咖啡館,以辰一邊吃著奶油卷一邊問莫凱澤:“你說我們對付得了王殿嗎?”
“現在不能,以後或許。”
“你能借助二級颶風製造出四級颶風嗎?”
“不能。”莫凱澤頓了一下,“但我能讓空氣流動。”
以辰乾笑兩聲:“你真是個有趣的人。”
“我們有潛力,比肩王殿的潛力,這是機會。”莫凱澤面無表情。
“擁有堪比自然的力量,這真是十足的誘惑,想想都興奮。”以辰笑笑,“對了,你是怎麽做到的?我是說引導風元素,還有領悟奧義。”
莫凱澤拿起一片全麥麵包:“這個……我也說不好,時間一長,自然而然就會了。”
“呃——回答滿分。”以辰豎起大拇指。
安德烈走了過來,坐到兩人面前,莫凱澤遞給他一片麵包。
拿餐紙擦了下手,安德烈接過麵包:“看你們聊得挺開心,聊什麽呢?”
“閑聊。”以辰小聲,“那位呢?”
安德烈抬了抬下巴,不等以辰回頭,走到他身後的凡妮莎就打了他一個栗暴:“我不叫那位,你可以叫我名字,也可以叫姐。”
以辰訕訕一笑,連忙說:“學姐好。”
“不是學姐,是姐。”凡妮莎淡淡地說,她的情緒已經恢復了平靜。
“不一樣嗎?”以辰挑挑眉,心說區別對待也太明顯了吧。
“當然不一樣,莫凱澤叫學姐沒問題,你不行。”安德烈搶先說,很是鄭重,“你一定記住,千萬不能叫。”
“叫了會怎麽樣?掉腦袋?”以辰伸手在脖子前抹了抹,這又不是古代,難道言行稍過還有被殺頭的危險?
“你可能不會,他就不好說了。”凡妮莎點點頭。
順著凡妮莎的目光,以辰看了看安德烈,表情錯愕。莫凱澤也迷糊了,一臉不解。
見以辰目光怪異地盯著自己,安德烈坦白道:“凡妮莎是我的學生,你叫學姐,我會被你那位老師誤認為在挖她牆角。我可不想再讓她抓到任何一點把柄。”
以辰想笑卻忍住了:“只是個稱呼而已,不至於吧。我那老師有這麽小氣?”
“不是小氣,是……怎麽說呢?”安德烈撓頭,不知道該怎麽說。
“用嘴說。”莫凱澤那淡漠的語氣配上死板的表情令以辰和凡妮莎忍俊不禁。
“反正你那位老師我是惹不起,俱樂部也沒幾個人惹得起。”這是安德烈想了半天得出的結論,他總不能說自己的辦公室被那個小魔女拆過八次了,這事他可是一直讓人幫忙瞞著呢。
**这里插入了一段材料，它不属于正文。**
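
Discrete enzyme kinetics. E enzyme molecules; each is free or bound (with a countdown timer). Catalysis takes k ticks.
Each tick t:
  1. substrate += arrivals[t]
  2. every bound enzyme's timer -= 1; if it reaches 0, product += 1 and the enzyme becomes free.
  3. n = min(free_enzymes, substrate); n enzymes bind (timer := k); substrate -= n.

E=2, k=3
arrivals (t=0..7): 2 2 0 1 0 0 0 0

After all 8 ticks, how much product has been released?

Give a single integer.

t=0: arr=2 -> substrate=0 bound=2 product=0
t=1: arr=2 -> substrate=2 bound=2 product=0
t=2: arr=0 -> substrate=2 bound=2 product=0
t=3: arr=1 -> substrate=1 bound=2 product=2
t=4: arr=0 -> substrate=1 bound=2 product=2
t=5: arr=0 -> substrate=1 bound=2 product=2
t=6: arr=0 -> substrate=0 bound=1 product=4
t=7: arr=0 -> substrate=0 bound=1 product=4

Answer: 4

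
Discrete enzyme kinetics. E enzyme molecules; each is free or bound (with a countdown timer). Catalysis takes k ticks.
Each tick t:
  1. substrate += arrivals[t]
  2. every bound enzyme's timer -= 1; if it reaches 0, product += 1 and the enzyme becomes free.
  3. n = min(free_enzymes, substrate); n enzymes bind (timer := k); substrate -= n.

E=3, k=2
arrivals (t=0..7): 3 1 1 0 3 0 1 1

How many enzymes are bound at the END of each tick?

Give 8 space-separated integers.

t=0: arr=3 -> substrate=0 bound=3 product=0
t=1: arr=1 -> substrate=1 bound=3 product=0
t=2: arr=1 -> substrate=0 bound=2 product=3
t=3: arr=0 -> substrate=0 bound=2 product=3
t=4: arr=3 -> substrate=0 bound=3 product=5
t=5: arr=0 -> substrate=0 bound=3 product=5
t=6: arr=1 -> substrate=0 bound=1 product=8
t=7: arr=1 -> substrate=0 bound=2 product=8

Answer: 3 3 2 2 3 3 1 2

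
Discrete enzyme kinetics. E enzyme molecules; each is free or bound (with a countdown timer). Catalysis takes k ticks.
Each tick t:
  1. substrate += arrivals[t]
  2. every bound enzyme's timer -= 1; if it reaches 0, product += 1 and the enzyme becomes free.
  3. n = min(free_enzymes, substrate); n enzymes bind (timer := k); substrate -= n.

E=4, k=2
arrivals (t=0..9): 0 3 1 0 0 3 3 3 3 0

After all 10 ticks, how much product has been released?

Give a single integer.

t=0: arr=0 -> substrate=0 bound=0 product=0
t=1: arr=3 -> substrate=0 bound=3 product=0
t=2: arr=1 -> substrate=0 bound=4 product=0
t=3: arr=0 -> substrate=0 bound=1 product=3
t=4: arr=0 -> substrate=0 bound=0 product=4
t=5: arr=3 -> substrate=0 bound=3 product=4
t=6: arr=3 -> substrate=2 bound=4 product=4
t=7: arr=3 -> substrate=2 bound=4 product=7
t=8: arr=3 -> substrate=4 bound=4 product=8
t=9: arr=0 -> substrate=1 bound=4 product=11

Answer: 11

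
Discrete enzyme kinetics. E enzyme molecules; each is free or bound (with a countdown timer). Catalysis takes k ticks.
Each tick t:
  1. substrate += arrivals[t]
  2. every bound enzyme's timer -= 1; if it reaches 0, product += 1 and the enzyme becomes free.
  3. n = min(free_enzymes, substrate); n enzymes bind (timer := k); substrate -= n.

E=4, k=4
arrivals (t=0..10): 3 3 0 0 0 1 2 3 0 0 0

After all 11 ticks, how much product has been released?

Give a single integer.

t=0: arr=3 -> substrate=0 bound=3 product=0
t=1: arr=3 -> substrate=2 bound=4 product=0
t=2: arr=0 -> substrate=2 bound=4 product=0
t=3: arr=0 -> substrate=2 bound=4 product=0
t=4: arr=0 -> substrate=0 bound=3 product=3
t=5: arr=1 -> substrate=0 bound=3 product=4
t=6: arr=2 -> substrate=1 bound=4 product=4
t=7: arr=3 -> substrate=4 bound=4 product=4
t=8: arr=0 -> substrate=2 bound=4 product=6
t=9: arr=0 -> substrate=1 bound=4 product=7
t=10: arr=0 -> substrate=0 bound=4 product=8

Answer: 8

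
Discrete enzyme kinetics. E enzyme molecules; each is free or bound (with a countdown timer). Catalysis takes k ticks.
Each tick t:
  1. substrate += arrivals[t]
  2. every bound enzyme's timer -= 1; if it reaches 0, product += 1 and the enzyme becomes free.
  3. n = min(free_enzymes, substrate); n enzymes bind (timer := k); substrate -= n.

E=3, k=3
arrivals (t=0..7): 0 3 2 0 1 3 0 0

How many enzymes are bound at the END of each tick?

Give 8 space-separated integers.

t=0: arr=0 -> substrate=0 bound=0 product=0
t=1: arr=3 -> substrate=0 bound=3 product=0
t=2: arr=2 -> substrate=2 bound=3 product=0
t=3: arr=0 -> substrate=2 bound=3 product=0
t=4: arr=1 -> substrate=0 bound=3 product=3
t=5: arr=3 -> substrate=3 bound=3 product=3
t=6: arr=0 -> substrate=3 bound=3 product=3
t=7: arr=0 -> substrate=0 bound=3 product=6

Answer: 0 3 3 3 3 3 3 3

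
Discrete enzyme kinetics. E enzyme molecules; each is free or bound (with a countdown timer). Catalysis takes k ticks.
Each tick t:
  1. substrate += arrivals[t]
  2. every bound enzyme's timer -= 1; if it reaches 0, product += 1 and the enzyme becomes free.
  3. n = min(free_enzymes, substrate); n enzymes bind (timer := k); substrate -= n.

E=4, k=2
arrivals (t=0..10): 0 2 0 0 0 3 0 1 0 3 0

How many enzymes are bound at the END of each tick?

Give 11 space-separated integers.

Answer: 0 2 2 0 0 3 3 1 1 3 3

Derivation:
t=0: arr=0 -> substrate=0 bound=0 product=0
t=1: arr=2 -> substrate=0 bound=2 product=0
t=2: arr=0 -> substrate=0 bound=2 product=0
t=3: arr=0 -> substrate=0 bound=0 product=2
t=4: arr=0 -> substrate=0 bound=0 product=2
t=5: arr=3 -> substrate=0 bound=3 product=2
t=6: arr=0 -> substrate=0 bound=3 product=2
t=7: arr=1 -> substrate=0 bound=1 product=5
t=8: arr=0 -> substrate=0 bound=1 product=5
t=9: arr=3 -> substrate=0 bound=3 product=6
t=10: arr=0 -> substrate=0 bound=3 product=6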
自己那老師是什麽妖魔鬼怪?以辰大腦裡開始了胡思亂想。
其實安德烈內心是無比慶幸的,慶幸自己先下手為強,搶了莫凱澤這個天才學生。
他有信心,在自己的悉心教導下,莫凱澤一定有所作為,乃至獨佔鼇頭。
嚦嚦!
凡妮莎從口袋裡摸出銀色的數據腕環,清脆的鳥叫聲是設置的來電鈴聲,徽標一側顯示著來電對象。
電話接通,數據腕環裡傳出拉爾森的聲音:“姐,車開過來了,你們出來吧。”
五分鍾後,兩輛黑色越野車駛出機場。
在這之前拉爾森免不了被安德烈訓斥一頓,理由是浪費時間。拉爾森辯解說遇到了點小麻煩,但結果顯然沒有用,安德烈訓斥得更厲害了。
安德烈躺在副駕駛上:“有時候能在車上安靜地躺著也是一種愜意的享受。”
“你是愜意了,我腿還麻著呢。”以辰撇嘴。
安德烈把座椅放平後,他雙腿只能緊靠著後座椅,沒有絲毫活動的空間。
“一會就到了,體諒一下前輩的辛苦。”安德烈不在意地說。
以辰在心中祈禱凡妮莎再上演一出飆車大戲,但可惜心願落空了。
可能是沒有任務的緣故,雖然凡妮莎依舊開得很快,但車子卻遠沒有昨天那般猛烈,輕微的搖晃使安德烈反而更加舒適了。